Mary Ann Evans decidió ser George Eliot no solo para que sus obras fueran tomadas en serio por el púbico y la crítica sino también para diferenciarse de otras escritoras inglesas que escribían ´novelas tontas' (Silly Novels by Lady Novelists).

Muchas fueron las escritoras que ocultaron su verdadera identidad detrás de pseudónimos como George Sand o Fernán Caballero; de iniciales, como P. L. Travers o A. M. Barnard.

Seguramente, no todas tendrían las mismas razones, no todas compartían los mismos entornos, pero lo que sí es evidente es que todas consiguieron ser protagonistas de la literatura, un territorio vedado. El uso de un alter ego les facilitó la libertad de expresión y puede considerarse un acto de rebeldía, un paso hacia el empoderamiento femenino. Pero, por otra parte, se arriesgaban a ser invisibilizadas, ocultas tras un nombre extraño y, además, al usar un nombre de hombre estaban aceptando que la escritura requería de una condición masculina.

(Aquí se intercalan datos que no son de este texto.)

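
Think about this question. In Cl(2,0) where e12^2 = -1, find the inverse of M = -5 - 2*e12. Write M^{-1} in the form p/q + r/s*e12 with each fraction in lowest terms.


M = -5 - 2*e12, where e12^2 = -1.
Since M commutes with its reverse ~M = a - b*e12, M * ~M = a^2 - b^2*e12^2 = a^2 + b^2.
So M^{-1} = ~M / (a^2 + b^2) = (a - b*e12)/(a^2 + b^2).
a^2 + b^2 = 25 + 4 = 29
Scalar part = -5/29 = -5/29
Bivector coeff = 2/29 = 2/29
M^{-1} = -5/29 + 2/29*e12


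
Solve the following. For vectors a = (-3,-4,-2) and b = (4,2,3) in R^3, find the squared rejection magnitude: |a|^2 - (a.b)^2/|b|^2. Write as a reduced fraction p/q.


|a|^2 = (-3)^2 + (-4)^2 + (-2)^2 = 29
|b|^2 = 4^2 + 2^2 + 3^2 = 29
a . b = (-3)*4 + (-4)*2 + (-2)*3 = -26
(a.b)^2 = (-26)^2 = 676
|rej|^2 = 29 - 676/29
= (841 - 676)/29
= 165/29
In lowest terms: 165/29


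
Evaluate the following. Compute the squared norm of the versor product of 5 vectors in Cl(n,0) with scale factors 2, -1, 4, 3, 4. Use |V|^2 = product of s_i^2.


Each vector v_i has |v_i|^2 = s_i^2
Squared scales: 2^2 = 4, (-1)^2 = 1, 4^2 = 16, 3^2 = 9, 4^2 = 16
|V|^2 = 4 * 1 * 16 * 9 * 16
= 9216


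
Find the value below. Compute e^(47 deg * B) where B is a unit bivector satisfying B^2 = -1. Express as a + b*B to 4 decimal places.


For a unit bivector B with B^2 = -1, the exponential series gives
e^(theta*B) = cos(theta) + sin(theta)*B (the GA analogue of Euler's formula).
theta = 47 degrees = 0.820305 rad
cos(47 deg) = 0.6820
sin(47 deg) = 0.7314
exp(theta*B) = 0.6820 + 0.7314*B


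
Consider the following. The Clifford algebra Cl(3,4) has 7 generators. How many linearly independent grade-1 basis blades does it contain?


Number of grade-k basis blades in Cl(p,q) with n = p + q is C(n, k).
n = 3 + 4 = 7
C(7, 1) = 7! / (1! * 6!)
= 5040 / (1 * 720)
= 7


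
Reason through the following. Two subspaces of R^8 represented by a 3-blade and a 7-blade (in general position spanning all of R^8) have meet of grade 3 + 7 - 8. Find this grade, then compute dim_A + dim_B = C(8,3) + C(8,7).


Meet grade = grade(A) + grade(B) - n
= 3 + 7 - 8 = 2
C(8,3) = 56
C(8,7) = 8
dim_A + dim_B = 56 + 8 = 64


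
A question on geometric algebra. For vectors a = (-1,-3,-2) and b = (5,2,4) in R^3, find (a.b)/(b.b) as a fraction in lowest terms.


Projection coefficient = (a . b) / (b . b)
a . b = (-1)*5 + (-3)*2 + (-2)*4
= -5 + (-6) + (-8) = -19
b . b = 5^2 + 2^2 + 4^2
= 25 + 4 + 16 = 45
Coefficient = -19/45
In lowest terms: -19/45


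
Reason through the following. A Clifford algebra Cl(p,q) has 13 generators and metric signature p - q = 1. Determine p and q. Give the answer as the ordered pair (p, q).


We need p + q = 13 and p - q = 1.
Adding: 2p = 13 + 1 = 14, so p = 7.
Then q = 13 - 7 = 6.
(p, q) = (7, 6)


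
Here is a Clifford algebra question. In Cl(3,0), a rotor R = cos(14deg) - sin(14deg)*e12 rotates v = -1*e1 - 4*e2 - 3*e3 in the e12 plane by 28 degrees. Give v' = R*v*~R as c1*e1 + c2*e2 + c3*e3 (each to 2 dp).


Rotor R = cos(14deg) - sin(14deg)*e12
Rotation angle theta = 2 * 14 = 28 degrees in the e12 plane (e1 -> e2).
The component perpendicular to the plane (e3) is invariant: v'_3 = v3 = -3.00
cos(28deg) = 0.8829, sin(28deg) = 0.4695
v'_1 = v1*cos(theta) - v2*sin(theta) = -1*0.8829 - (-4)*0.4695 = 0.99
v'_2 = v1*sin(theta) + v2*cos(theta) = -1*0.4695 + (-4)*0.8829 = -4.00
v' = 0.99*e1 - 4.00*e2 - 3.00*e3


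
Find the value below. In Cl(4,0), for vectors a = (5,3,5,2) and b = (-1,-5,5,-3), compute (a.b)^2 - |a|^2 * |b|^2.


a . b = 5*(-1) + 3*(-5) + 5*5 + 2*(-3)
= -5 + (-15) + 25 + (-6) = -1
|a|^2 = 5^2 + 3^2 + 5^2 + 2^2 = 63
|b|^2 = (-1)^2 + (-5)^2 + 5^2 + (-3)^2 = 60
(a.b)^2 = (-1)^2 = 1
|a|^2 * |b|^2 = 63 * 60 = 3780
Result = 1 - 3780 = -3779


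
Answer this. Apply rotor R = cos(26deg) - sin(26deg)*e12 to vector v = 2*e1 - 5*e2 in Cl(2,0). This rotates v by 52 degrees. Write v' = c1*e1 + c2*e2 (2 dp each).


Rotor R = cos(26deg) - sin(26deg)*e12
Rotation angle theta = 2 * 26 = 52 degrees
v' = R*v*~R rotates v by theta.
cos(52deg) = 0.6157, sin(52deg) = 0.7880
v'_1 = 2*cos(52deg) - (-5)*sin(52deg)
= 2*0.6157 - (-5)*0.7880
= 5.17
v'_2 = 2*sin(52deg) + (-5)*cos(52deg)
= 2*0.7880 + (-5)*0.6157
= -1.50
v' = 5.17*e1 - 1.50*e2


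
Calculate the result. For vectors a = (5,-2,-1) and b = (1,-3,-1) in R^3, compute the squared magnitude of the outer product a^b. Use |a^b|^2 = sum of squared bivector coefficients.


a wedge b = (a1*b2 - a2*b1)*e12 + (a1*b3 - a3*b1)*e13 + (a2*b3 - a3*b2)*e23
e12 coeff: 5*(-3) - (-2)*1 = -15 - (-2) = -13
e13 coeff: 5*(-1) - (-1)*1 = -5 - (-1) = -4
e23 coeff: (-2)*(-1) - (-1)*(-3) = 2 - 3 = -1
|a wedge b|^2 = (-13)^2 + (-4)^2 + (-1)^2
= 169 + 16 + 1
= 186


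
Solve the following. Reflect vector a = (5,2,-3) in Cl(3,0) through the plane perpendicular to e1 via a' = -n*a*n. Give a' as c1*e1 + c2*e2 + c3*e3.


Reflection formula: a' = -n*a*n, with n = e1 (unit vector, n^2 = 1).
For reflection through hyperplane perp to e1:
The component along e1 flips sign, others stay.
a = (5, 2, -3)
a' = (-5, 2, -3)
a' = -5*e1 + 2*e2 - 3*e3


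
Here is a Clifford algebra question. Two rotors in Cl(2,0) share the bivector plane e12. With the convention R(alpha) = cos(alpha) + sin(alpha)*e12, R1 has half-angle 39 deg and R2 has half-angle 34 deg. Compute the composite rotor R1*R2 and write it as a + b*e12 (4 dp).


Same-plane rotors commute and their half-angles add:
R1*R2 = cos(a1 + a2) + sin(a1 + a2)*e12.
a1 + a2 = 39 + 34 = 73 deg
cos(73 deg) = 0.2924
sin(73 deg) = 0.9563
R1*R2 = 0.2924 + 0.9563*e12


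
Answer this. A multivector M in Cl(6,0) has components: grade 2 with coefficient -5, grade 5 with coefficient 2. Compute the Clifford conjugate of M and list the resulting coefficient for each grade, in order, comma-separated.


Clifford conjugate sign for grade k: (-1)^(k(k+1)/2)
Grade 2: (-1)^(2*3/2) = (-1)^3 = -1, coeff -5 -> 5
Grade 5: (-1)^(5*6/2) = (-1)^15 = -1, coeff 2 -> -2
Conjugated coefficients: 5, -2


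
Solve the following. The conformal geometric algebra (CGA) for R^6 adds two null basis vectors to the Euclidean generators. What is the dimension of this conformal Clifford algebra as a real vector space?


The conformal model of R^6 uses Cl(7,1): the 6 Euclidean generators plus two extra orthogonal generators e+ (e+^2 = +1) and e- (e-^2 = -1), from which the null vectors e0, einf are built.
Number of generators m = 6 + 2 = 8.
dim Cl(p,q) = 2^m = 2^8 = 256


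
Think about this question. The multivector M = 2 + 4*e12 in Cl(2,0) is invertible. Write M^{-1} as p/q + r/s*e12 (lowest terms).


M = 2 + 4*e12, where e12^2 = -1.
Since M commutes with its reverse ~M = a - b*e12, M * ~M = a^2 - b^2*e12^2 = a^2 + b^2.
So M^{-1} = ~M / (a^2 + b^2) = (a - b*e12)/(a^2 + b^2).
a^2 + b^2 = 4 + 16 = 20
Scalar part = 2/20 = 1/10
Bivector coeff = -4/20 = -1/5
M^{-1} = 1/10 - 1/5*e12


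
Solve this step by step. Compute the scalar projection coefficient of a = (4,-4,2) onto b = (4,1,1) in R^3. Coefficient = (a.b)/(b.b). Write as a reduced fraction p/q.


Projection coefficient = (a . b) / (b . b)
a . b = 4*4 + (-4)*1 + 2*1
= 16 + (-4) + 2 = 14
b . b = 4^2 + 1^2 + 1^2
= 16 + 1 + 1 = 18
Coefficient = 14/18
In lowest terms: 7/9


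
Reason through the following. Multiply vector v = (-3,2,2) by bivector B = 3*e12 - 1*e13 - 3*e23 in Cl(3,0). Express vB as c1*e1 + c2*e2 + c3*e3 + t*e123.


vB has grade-1 (vector) and grade-3 (trivector) parts: vB = (v _| B) + (v ^ B).
Vector part <vB>_1:
  e1: -v2*b12 - v3*b13 = -(2)*(3) - (2)*(-1) = -4
  e2: v1*b12 - v3*b23 = (-3)*(3) - (2)*(-3) = -3
  e3: v1*b13 + v2*b23 = (-3)*(-1) + (2)*(-3) = -3
Trivector part <vB>_3:
  e123: v1*b23 - v2*b13 + v3*b12 = (-3)*(-3) - (2)*(-1) + (2)*(3) = 17
vB = -4*e1 - 3*e2 - 3*e3 + 17*e123


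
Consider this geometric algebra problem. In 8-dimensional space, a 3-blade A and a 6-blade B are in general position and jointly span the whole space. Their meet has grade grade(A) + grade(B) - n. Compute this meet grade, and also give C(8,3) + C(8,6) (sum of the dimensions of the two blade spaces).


Meet grade = grade(A) + grade(B) - n
= 3 + 6 - 8 = 1
C(8,3) = 56
C(8,6) = 28
dim_A + dim_B = 56 + 28 = 84


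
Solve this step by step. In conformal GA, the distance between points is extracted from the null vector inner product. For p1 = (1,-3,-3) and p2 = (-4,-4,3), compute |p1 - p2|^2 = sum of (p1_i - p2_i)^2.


p1 - p2 = (5, 1, -6)
|p1 - p2|^2 = 5^2 + 1^2 + (-6)^2
= 25 + 1 + 36
= 62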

La iniciativa de Seix Barral de publicar algunas de las grandes obras de la literatura con los nombres reales de sus autoras, tachando en portada el pseudónimo, ha sido bien acogida por las personas que han visto en ella un gesto de justicia simbólico. Por otra parte, estos nombres elegidos por estas escritoras forman parte de la historia y de un tiempo difícil para las que querían ser ellas mismas y no podemos saber si ellas querrían ver sus nombres en las portadas. Algunas, después de conocerse su identidad real y de haber tenido sus obras una gran acogida, continuaron firmando con los nombres que les había dado poder e influencia.

Desgraciadamente, el panorama literario actual todavía nos muestra que las autoras tienen que luchar contra los prejuicios sexistas y la parcialidad. Numerosos estudios han analizado la proporción de escritoras que están siendo publicadas por las mayores editoriales, los libros ganadores de los grandes premios literarios, las reseñas de libros escritos por mujeres y por hombres en medios especializados, etc, y todos llegan a la misma conclusión: todavía persiste el modelo de literatura universal de hombres blancos que escriben sobre y para hombres blancos, que se sigue considerando una literatura culturalmente superior.